Some people say cats never have to be bathed. They say cats lick
themselves clean. They say cats have a special enzyme of some sort in
their saliva that works like New, Improved Wisk - dislodging the dirt
where it hides and whisks it away.
I've spent most of my life believing this folklore. Like most blind
believers, I've been able to discount all the facts to the contrary -
the kitty odors that lurk in the corners of the garage and dirt
smudges that cling to the throw rug by the fireplace.
The time comes, however, when a man must face reality; when he must
look squarely in the face of massive public sentiment to the contrary
and announce: "This cat smells like a port-a-potty on a hot day in
When that day arrives at your house, as it has in mine, I have some
advice you might consider as you place your feline friend under you
arm and head for the bathtub:
Know that although the cat has the advantage of quickness and lack of
concern for human life, you have the advantage of strength. Capitalize
on that advantage by selecting the battlefield. Don't try to bathe him
in an open area where he can force you to chase him. Pick a very small
bathroom. If your bathroom is more than four feet square, I recommend
that you get in the tub with the cat and close the sliding-glass doors
as if you were about to take a shower. (A simple shower curtain will
not do. A berserk cat can shred a three-ply rubber shower curtain
quicker than a politician can shift positions.)

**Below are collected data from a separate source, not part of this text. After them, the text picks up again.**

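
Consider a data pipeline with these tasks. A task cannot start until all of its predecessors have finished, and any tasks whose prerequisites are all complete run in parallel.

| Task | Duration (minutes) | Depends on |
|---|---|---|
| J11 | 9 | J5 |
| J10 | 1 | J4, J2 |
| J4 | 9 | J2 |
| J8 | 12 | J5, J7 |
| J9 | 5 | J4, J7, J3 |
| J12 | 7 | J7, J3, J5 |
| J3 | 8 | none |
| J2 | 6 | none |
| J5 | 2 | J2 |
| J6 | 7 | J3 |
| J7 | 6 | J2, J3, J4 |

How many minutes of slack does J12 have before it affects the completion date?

5

Critical path: J2→J4→J7→J8 = 6+9+6+12 = 33, so the finish is 33 minutes.
J12 finishes as early as 28 and must finish by 33.
Float = 33 − 28 = 5.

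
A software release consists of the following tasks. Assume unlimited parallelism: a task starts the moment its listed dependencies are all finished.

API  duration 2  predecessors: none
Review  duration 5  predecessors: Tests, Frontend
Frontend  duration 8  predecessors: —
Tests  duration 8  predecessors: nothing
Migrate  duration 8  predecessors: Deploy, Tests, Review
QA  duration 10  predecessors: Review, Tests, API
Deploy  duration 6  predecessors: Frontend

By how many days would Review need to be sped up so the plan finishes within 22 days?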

Know that a cat has claws and will not hesitate to remove all the skin
from your body. Your advantage here is that you are smart and know how
to dress to protect yourself. I recommend canvas overalls tucked into
high-top construction boots, a pair of steel-mesh gloves, an army
helmet, a hockey face mask and a long-sleeve flak jacket.
Prepare everything in advance. There is no time to go out for a towel
when you have a cat digging a hole in your flak jacket. Draw the
water. Make sure the bottle of kitty shampoo is inside the glass
enclosure. Make sure the towel can be reached, even if you are lying
on your back in the water.
Use the element of surprise. Pick up your cat nonchalantly, as if to
simply carry him to his supper dish. (Cats will not usually notice
your strange attire. They have little or no interest in fashion as a
rule. If he does notice your garb, calmly explain that you are taking
part in a product- testing experiment for J.C. Penney.)

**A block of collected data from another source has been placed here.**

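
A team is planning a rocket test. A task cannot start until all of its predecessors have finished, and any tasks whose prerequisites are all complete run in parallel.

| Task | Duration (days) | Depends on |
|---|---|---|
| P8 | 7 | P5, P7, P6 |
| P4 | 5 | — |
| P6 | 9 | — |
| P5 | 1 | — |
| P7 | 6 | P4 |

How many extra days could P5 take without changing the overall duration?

10

P4→P7→P8 = 5+6+7 = 18 sets the makespan at 18 days.
Longest path through P5: 8 days (earliest finish 1, latest finish 11).
So P5 can slip 11 − 1 = 10 days.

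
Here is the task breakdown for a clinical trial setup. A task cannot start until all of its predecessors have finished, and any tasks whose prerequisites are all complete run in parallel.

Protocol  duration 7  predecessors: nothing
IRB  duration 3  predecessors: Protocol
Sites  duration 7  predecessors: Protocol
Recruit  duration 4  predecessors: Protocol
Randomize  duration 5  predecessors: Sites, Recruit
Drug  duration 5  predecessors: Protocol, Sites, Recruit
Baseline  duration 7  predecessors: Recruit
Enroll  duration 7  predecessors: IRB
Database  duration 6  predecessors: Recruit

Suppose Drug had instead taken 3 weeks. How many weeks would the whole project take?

19

Actual critical path: Protocol→Sites→Drug = 7+7+5 = 19 ⇒ 19 weeks.
Drug is on the critical path; changing it to 3 makes that path 17 weeks.
Now Protocol→Sites→Randomize = 7+7+5 = 19 is longest, so the finish becomes 19 weeks.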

Once you are inside the bathroom, speed is essential to survival. In a
single liquid motion, shut the bathroom door, step into the tub
enclosure, slide the glass door shut, dip the cat in the water and
squirt him with shampoo. You have begun one of the wildest 45 seconds
of your life. Cats have no handles. Add the fact that he now has soapy
fur, and the problem is radically compounded. Do not expect to hold on
to him for more that two or three seconds at a time. When you have
him, however, you must remember to give him another squirt of shampoo
and rub like crazy. He'll then spring free and fall back into the
water, thereby rinsing himself off. (The national record is -- for
cats -- three latherings, so don't expect too much.)
Next, the cat must be dried. Novice cat bathers always assume this
part will be the most difficult, for humans generally are worn out at
this point and the cat is just getting really determined. In fact, the
drying is simple compared to what you have just been through. That's
because by now the cat is semipermanently affixed to your right leg.
You simply pop the drain plug with your foot, reach for your towel and
wait. (Occasionally, however, the cat will end up clinging to the top
of your army helmet. If this happens, the best thing you can do is to
shake him loose and to encourage him toward your leg.) After all the
water is drained from the tub, it is a simple matter to just reach
down and dry the cat.
In a few days the cat will relax enough to be removed from your leg.
He will usually have nothing to say for about three weeks and will
spend a lot of time sitting with his back to you. He might even become
psychoceramic and develop the fixed stare of a plaster figurine.
You will be tempted to assume he is angry. This isn't usually the
case. As a rule he is simply plotting ways to get through your
defenses and injure you for life the next time you decide to give him
a bath. But, at least now he smells a lot better.